POST your input parameters to the model's REST endpoint (shown in the API tab of this playground) with your WaveSpeedAI API key in the Authorization header. Submission returns a prediction ID; poll the prediction endpoint until status flips to "completed", then read the output URL from the result. The playground generates a ready-to-paste code sample in Python, JavaScript, or cURL for whatever inputs you've set. Full request/response shape is documented at https://wavespeed.ai/docs/docs-api/vidu/vidu-image-to-video-2.0.
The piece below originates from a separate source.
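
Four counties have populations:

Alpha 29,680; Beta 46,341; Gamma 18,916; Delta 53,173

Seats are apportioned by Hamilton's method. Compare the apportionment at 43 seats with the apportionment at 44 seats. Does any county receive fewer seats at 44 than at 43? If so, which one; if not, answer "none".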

Image To Video 2.0 starts at $0.30 per run. That figure is the base price — the final charge scales with the parameters you set in the form (output size, length, count, references, or whatever knobs this model exposes), so a higher-quality or larger output costs more than a minimal one. The exact cost for your current input is shown live next to the Generate button before you submit, and the actual per-call charge is recorded on the prediction afterwards.
Key inputs: `prompt`, `image`, `seed`, `movement_amplitude`. The full JSON schema (types, defaults, allowed values) is rendered above the Generate button and mirrored in the API reference at https://wavespeed.ai/docs/docs-api/vidu/vidu-image-to-video-2.0.
Average end-to-end generation time on WaveSpeedAI is around 95 seconds per request — measured across recent runs. Queue time scales with global demand; live status is visible in the prediction record.
Commercial usage rights depend on the model's license, set by its provider (Vidu). The license summary appears on the model card above; see WaveSpeedAI's Terms of Service for platform-level conditions.